Tachicardia e reflusso, il legame che molti ignorano: come risolvere entrambi con una sola mossa
C’è un collegamento sconosciuto a molti: quello tra tachicardia e reflusso. Esiste però una soluzione per risolverli tutti e due con una mossa sola.
Quello tra tachicardia e reflusso gastroesofageo è un legame ignorato dai più. Eppure molte persone, soprattutto dopo aver consumato un pasto, lamentano entrambi. Naturalmente può benissimo essere che le due condizioni siano indipendenti e ognuna abbia una sua causa specifica. Ma a volte può esserci invece un collegamento.
In particolare il reflusso gastroesofageo può facilitare quella che è nota come “tachicardia parossistica”. Si tratta di un aumento della frequenza cardiaca avvertito dalla persona senza però che l’elettrocardiogramma riesca a rilevarlo al momento dell’esame.
La tachicardia – ovvero l’accelerazione del battito cardiaco – provoca a chi ne soffre l’inquietante sensazione di “avere il cuore in gola”. Può inoltre portare alla sensazione di non avere fiato e a una oppressione persistente al petto. In alcuni casi all’origine della tachicardia possono esserci dei problemi di salute. Uno di questi è appunto il reflusso gastroesofageo.
Quel legame sconosciuto tra tachicardia e reflusso: ecco come rimediare secondo gli esperti
Il reflusso gastroesofageo può far aumentare il battito del cuore. Questa patologia consiste in una risalita del contenuto acido dello stomaco nell’esofago attraverso il cardias, la valvola che separa questi due organi. A favorire il reflusso possono esserci degli eccessi a tavola, un regime alimentare malsano, l’obesità o l’ernia iatale.
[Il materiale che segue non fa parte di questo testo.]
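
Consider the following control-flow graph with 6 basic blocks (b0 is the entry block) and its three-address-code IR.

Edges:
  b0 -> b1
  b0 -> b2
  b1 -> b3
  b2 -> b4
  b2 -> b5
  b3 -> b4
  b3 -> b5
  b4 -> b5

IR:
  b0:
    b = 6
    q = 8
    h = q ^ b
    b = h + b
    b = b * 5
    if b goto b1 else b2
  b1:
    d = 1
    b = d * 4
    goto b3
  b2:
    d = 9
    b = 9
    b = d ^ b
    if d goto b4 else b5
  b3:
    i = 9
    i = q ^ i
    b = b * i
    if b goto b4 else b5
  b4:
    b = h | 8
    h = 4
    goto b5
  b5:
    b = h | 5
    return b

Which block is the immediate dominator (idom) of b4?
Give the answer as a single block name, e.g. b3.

Answer: b0

Analysis:
idom tree: b1←b0 b2←b0 b3←b1 b4←b0 b5←b0
Dom∩ at merges:
  b4: preds {b2,b3}: {b0,b2} ∩ {b0,b1,b3} = {b0}; idom=b0
  b5: preds {b2,b3,b4}: {b0,b2} ∩ {b0,b1,b3} ∩ {b0,b4} = {b0}; idom=b0

idom(b4) = b0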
Il reflusso causa la pirosi, ovvero il bruciore dietro lo sterno e l’acidità nella bocca, insieme al rigurgito di cibo. Questa situazione può essere favorita anche dall’ansia e da cattive abitudini come quella di mangiare troppo rapidamente e masticare poco il cibo. In questo modo lo stomaco va a premere sul diaframma il quale, a sua volta, fa pressione sul cuore favorendo l’alterazione del ritmo cardiaco e dunque anche la tachicardia.
L’elettrocardiogramma non rileva però la tachicardia causata dal reflusso gastroesofageo. Quando si sospetta un collegamento perché il problema si presenta dopo mangiato meglio sottoporsi a un holter cardiaco (che rileva la tachicardia) accompagnato a una pHmetria (in grado di rilevare il reflusso) nelle 24 ore.
Come curare il reflusso aiuta a risolvere la tachicardia
In questi casi la cura del reflusso gastroesofageo può andare a risolvere, totalmente o parzialmente, anche la tachicardia. Lo spiega alla Gazzetta dello Sport il professor Luigi Bonavina, ordinario di Chirurgia all’Università degli Studi di Milano e presidente dell’Aires (Associazione Italiana Ricerca Esofago), oltre che responsabile dell’Unità di Chirurgia Generale Universitaria e del Centro Esofago dell’Irccs Policlinico San Donato di Milano.
Chi soffre di reflusso gastroesofageo, sottolinea l’esperto, deve «modificare lo stile di vita». Prima di tutto è fondamentale «mangiare piano, masticare accuratamente e limitare la quantità di cibo». Ci sono poi le «tisane a base di finocchietto selvatico e malva [che] aiutano a rilassarsi e combattono l’aerofagia postprandiale».
Anche i «farmaci inibitori della pompa protonica» possono ridurre in maniera significativa intensità e frequenza delle crisi di tachicardia. In alcuni casi selezionati può essere necessario poi un intervento chirurgico anti-reflusso. Talvolta, afferma poi il professore Bonavina, «può essere utile associare piccole dosi di betabloccanti». Molto utile anche la ginnastica diaframmatica. Se al reflusso gastroesofageo si associa la tachicardia è fondamentale anche un controllo cardiologico specialistico. E anche se gli accertamenti non dovessero far emergere nulla di preoccupante per il cuore, è ad ogni modo consigliato praticare un’attività fisica amatoriale.